Like many walks of life, the danger is that without clear personal responsibility, you can often get collective irresponsibility. When things go wrong, everyone points to everyone else (or to quote another saying, failure is an orphan).

The new regime creates a very clear bridge between corporate responsibility and individual accountability. It’s been a long journey since the Commission’s original recommendations, which have subsequently been widened in scope to other parts of financial services. The banking industry has worked with regulators to deliver a framework that supports our shared goal of ensuring the UK sets the gold standard for accountability.

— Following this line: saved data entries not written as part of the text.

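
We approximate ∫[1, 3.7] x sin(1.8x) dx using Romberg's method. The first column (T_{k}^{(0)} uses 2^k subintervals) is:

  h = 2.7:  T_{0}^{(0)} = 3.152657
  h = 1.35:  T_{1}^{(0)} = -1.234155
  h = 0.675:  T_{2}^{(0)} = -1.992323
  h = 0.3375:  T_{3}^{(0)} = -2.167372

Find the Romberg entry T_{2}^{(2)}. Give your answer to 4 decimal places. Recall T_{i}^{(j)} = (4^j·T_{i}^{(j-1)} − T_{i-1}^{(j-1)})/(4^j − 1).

-2.2150

T_{1}^{(1)} = (4·(-1.234155) − 3.152657) / 3 = -2.696426
T_{2}^{(1)} = (4·(-1.992323) − (-1.234155)) / 3 = -2.245046
T_{2}^{(2)} = (16·(-2.245046) − (-2.696426)) / 15 = -2.214954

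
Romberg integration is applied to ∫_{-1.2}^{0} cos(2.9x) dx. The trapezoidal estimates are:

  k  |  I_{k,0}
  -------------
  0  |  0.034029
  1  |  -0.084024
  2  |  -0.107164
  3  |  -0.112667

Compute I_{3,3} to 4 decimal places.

Richardson extrapolation on the trapezoidal column (denominator 4−1=3):
I_{1,1} = (4·(-0.084024) − 0.034029) / 3 = -0.123375
I_{2,1} = (4·(-0.107164) − (-0.084024)) / 3 = -0.114877
I_{3,1} = -0.112667 + (-0.112667 − (-0.107164))/3 = -0.114501
I_{2,2} = -0.114877 + (-0.114877 − (-0.123375))/15 = -0.114310
I_{3,2} = -0.114501 + (-0.114501 − (-0.114877))/15 = -0.114476
I_{3,3} = -0.114476 + (-0.114476 − (-0.114310))/63 = -0.114479

-0.1145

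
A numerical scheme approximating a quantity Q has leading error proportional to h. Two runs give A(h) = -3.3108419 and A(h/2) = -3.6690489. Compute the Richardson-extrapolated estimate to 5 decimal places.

-4.02726

Extrapolated value = (2·A(h/2) − A(h)) / (2 − 1)
= (2·(-3.6690489) − (-3.3108419)) / 1
= -4.0272559 / 1 = -4.0272559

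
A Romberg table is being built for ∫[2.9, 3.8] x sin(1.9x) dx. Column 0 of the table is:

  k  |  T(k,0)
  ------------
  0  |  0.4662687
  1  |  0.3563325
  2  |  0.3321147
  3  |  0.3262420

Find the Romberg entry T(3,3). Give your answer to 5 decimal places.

T(1,1) = 0.3563325 + (0.3563325 − 0.4662687)/3 = 0.3196871
T(2,1) = 0.3321147 + (0.3321147 − 0.3563325)/3 = 0.3240421
T(3,1) = (4·0.3262420 − 0.3321147) / 3 = 0.3242844
T(2,2) = 0.3240421 + (0.3240421 − 0.3196871)/15 = 0.3243324
T(3,2) = 0.3242844 + (0.3242844 − 0.3240421)/15 = 0.3243006
T(3,3) = (64·0.3243006 − 0.3243324) / 63 = 0.3243001

0.32430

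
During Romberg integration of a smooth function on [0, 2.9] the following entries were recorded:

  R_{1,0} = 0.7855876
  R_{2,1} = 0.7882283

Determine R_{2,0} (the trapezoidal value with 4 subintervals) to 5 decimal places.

From R_{2,1} = (4·R_{2,0} − R_{1,0})/3, solve for R_{2,0}:
4·R_{2,0} = 3·0.7882283 + 0.7855876 = 3.1502725
R_{2,0} = 0.7875681

0.78757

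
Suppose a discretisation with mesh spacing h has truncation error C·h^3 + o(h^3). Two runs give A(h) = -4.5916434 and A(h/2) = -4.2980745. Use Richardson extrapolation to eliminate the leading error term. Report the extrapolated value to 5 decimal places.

The leading error scales as h^3; refining by a factor of 2 reduces it by 2^3 = 8.
Extrapolated value = (8·A(h/2) − A(h)) / (8 − 1)
= (8·(-4.2980745) − (-4.5916434)) / 7
= -29.7929526 / 7 = -4.2561361

-4.25614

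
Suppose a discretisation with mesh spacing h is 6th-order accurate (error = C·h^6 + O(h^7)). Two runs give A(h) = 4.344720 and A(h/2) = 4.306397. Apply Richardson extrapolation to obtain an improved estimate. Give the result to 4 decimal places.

The leading error scales as h^6; refining by a factor of 2 reduces it by 2^6 = 64.
Extrapolated value = (64·A(h/2) − A(h)) / (64 − 1)
= (64·4.306397 − 4.344720) / 63
= 271.264688 / 63 = 4.305789

4.3058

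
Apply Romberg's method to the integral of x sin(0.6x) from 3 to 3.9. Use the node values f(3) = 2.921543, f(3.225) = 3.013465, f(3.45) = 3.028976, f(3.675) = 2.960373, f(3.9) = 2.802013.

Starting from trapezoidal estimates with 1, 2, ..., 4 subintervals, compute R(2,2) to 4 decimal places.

2.6758

R(0,0) (trapezoid, 1 panel, h=0.9000): 2.575600
R(1,0) (trapezoid, 2 panels, h=0.4500): 2.650839
R(2,0) (trapezoid, 4 panels, h=0.2250): 2.669533
R(1,1) = 2.650839 + (2.650839 − 2.575600)/3 = 2.675919
R(2,1) = 2.669533 + (2.669533 − 2.650839)/3 = 2.675764
R(2,2) = 2.675764 + (2.675764 − 2.675919)/15 = 2.675754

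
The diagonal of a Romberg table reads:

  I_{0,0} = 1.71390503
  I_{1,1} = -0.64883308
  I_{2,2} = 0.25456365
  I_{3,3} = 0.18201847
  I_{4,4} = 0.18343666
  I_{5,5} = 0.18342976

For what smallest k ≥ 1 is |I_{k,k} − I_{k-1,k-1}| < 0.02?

k = 4

|I_{1,1} − I_{0,0}| = 2.36273811 ≥ 0.02
|I_{2,2} − I_{1,1}| = 0.90339673 ≥ 0.02
|I_{3,3} − I_{2,2}| = 0.07254518 ≥ 0.02
|I_{4,4} − I_{3,3}| = 0.00141819 < 0.02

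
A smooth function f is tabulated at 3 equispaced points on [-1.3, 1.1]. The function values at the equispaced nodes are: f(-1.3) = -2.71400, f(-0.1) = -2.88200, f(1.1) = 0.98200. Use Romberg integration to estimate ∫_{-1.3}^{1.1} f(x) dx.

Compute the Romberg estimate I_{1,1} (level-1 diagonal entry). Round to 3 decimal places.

I_{0,0} (trapezoid, 1 panel, h=2.4000): -2.07840
I_{1,0} (trapezoid, 2 panels, h=1.2000): -4.49760
I_{1,1} = -4.49760 + (-4.49760 − (-2.07840))/3 = -5.30400

-5.304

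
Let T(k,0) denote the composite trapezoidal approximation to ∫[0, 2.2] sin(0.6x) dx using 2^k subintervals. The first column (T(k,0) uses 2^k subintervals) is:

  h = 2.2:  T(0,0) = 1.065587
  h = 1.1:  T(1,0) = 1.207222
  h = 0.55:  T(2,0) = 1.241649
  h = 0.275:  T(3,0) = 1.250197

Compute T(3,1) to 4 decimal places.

Richardson extrapolation on the trapezoidal column (denominator 4−1=3):
T(3,1) = (4·1.250197 − 1.241649) / 3 = 1.253046
(Column j=1 coincides with Simpson's rule on the same nodes.)

1.2530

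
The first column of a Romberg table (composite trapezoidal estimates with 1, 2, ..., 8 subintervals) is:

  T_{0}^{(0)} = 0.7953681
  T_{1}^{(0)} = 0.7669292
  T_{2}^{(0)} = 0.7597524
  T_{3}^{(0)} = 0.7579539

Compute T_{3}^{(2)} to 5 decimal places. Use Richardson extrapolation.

0.75735

Richardson extrapolation on the trapezoidal column (denominator 4−1=3):
T_{2}^{(1)} = (4·0.7597524 − 0.7669292) / 3 = 0.7573601
T_{3}^{(1)} = 0.7579539 + (0.7579539 − 0.7597524)/3 = 0.7573544
T_{3}^{(2)} = 0.7573544 + (0.7573544 − 0.7573601)/15 = 0.7573540
(Column j=1 coincides with Simpson's rule on the same nodes.)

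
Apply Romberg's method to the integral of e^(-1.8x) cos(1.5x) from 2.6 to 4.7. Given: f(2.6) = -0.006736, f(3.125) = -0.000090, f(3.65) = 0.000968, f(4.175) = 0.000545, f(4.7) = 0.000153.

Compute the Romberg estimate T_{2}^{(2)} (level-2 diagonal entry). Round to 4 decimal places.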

The SMR ensures that ignorance can no longer be an excuse if failure or misconduct falls inside a senior manager’s area of responsibility. Senior bankers have a statutory duty to prove they took reasonable steps to prevent a problem. It’s important to note that the overall objective of the regime has not changed despite the debate over the decision to remove the reverse burden of proof last year. Regulators now have the power to bring criminal prosecutions for the most serious lapses under the SMR. The Bank of England and FCA have rightly stressed that this will not be about taking high-profile scalps - unless warranted - but rather a tool to concentrate minds and encourage responsible governance.

Canary Wharf

 

Separately, the Certification Regime is shifting the onus onto firms for other staff who could pose a significant risk to the business or customers. Every year banks will be required to assess whether these individuals are fit and proper to perform their duties. This will enable the regulators to focus on a narrower group of senior individuals than the discredited Approved Persons Regime. This means that regulators will be able to do a suitably thorough assessment of people aspiring to run a bank as a senior manager.

These new rules come on the back of the Fair and Effective Markets Review last year, which sought to address the root causes behind misconduct in wholesale markets that has taken place in recent years. The reforms that it proposed will help to ensure markets operate for the good of society – rather than the personal gains of traders.

Of course, good governance is not simply about regulation. Culture is also a crucial component when it comes to ensuring that individuals act in a way that best serves their firm, shareholders and customers. Bob Diamond, the former Barclays boss, memorably defined culture as the way people behave when they know no one is looking. You can have perfect rules on paper, but if the culture rubs against the spirit of the rules, things will still go wrong.

Money

 

A huge amount of work has been done by banks to ensure that the tone from the top ripples down through all levels of their institution. This is a complex challenge, especially given some large banks employ tens or hundreds of thousands of people around the globe. Nevertheless it is one the industry is rising up to. Cultural reform is a growth business in banking. Incentive structures have been overhauled to discourage excessive risk-taking and ensure that staff no longer get rewarded for failure. Banks are deferring bonuses, paying more in shares and are able to claw back pay if it subsequently emerges up to 10 years later that it was not deserved.

The industry has also become a lot more customer-focused. Sales commissions are out for frontline staff, who are no longer given bonuses on the amount they sell, but rather for having high levels of customer satisfaction. There is a new independent Banking Standards Board, to ensure high professional and ethical standards in banks, which will also be publishing its first report shortly. The regulator will also be engaging with firms on a bilateral level to ensure their culture is up to scratch.

The SMR, Certification Regime and the Banking Standards Board provide a comprehensive new framework for ensuring clear accountability and more ethical cultures in banks. Far from resisting this sweeping cultural revolution, the bankers are embracing it.

banks
The banking industry has become a lot more customer-focused

 

In my private conversations with members about the SMR, they enthuse about the benefits of setting out clear internal lines of responsibility. Top executives know exactly what is expected of them. Some have told me that it is already making internal management much easier, because it deters empire builders – ambitious staff know they can no longer take on management of extra areas of business without being accountable to the regulator. Indeed, the industry is so supportive that many have said to me it would have been good to have this regime a long time ago.

The UK’s position as a world leading financial centre has been built on a long and hard-won reputation for fair dealing and high standards. The crisis showed starkly that standards had slipped, and they had to be raised. Paying more attention to Spiderman’s personal code of conduct is a leap in the right direction.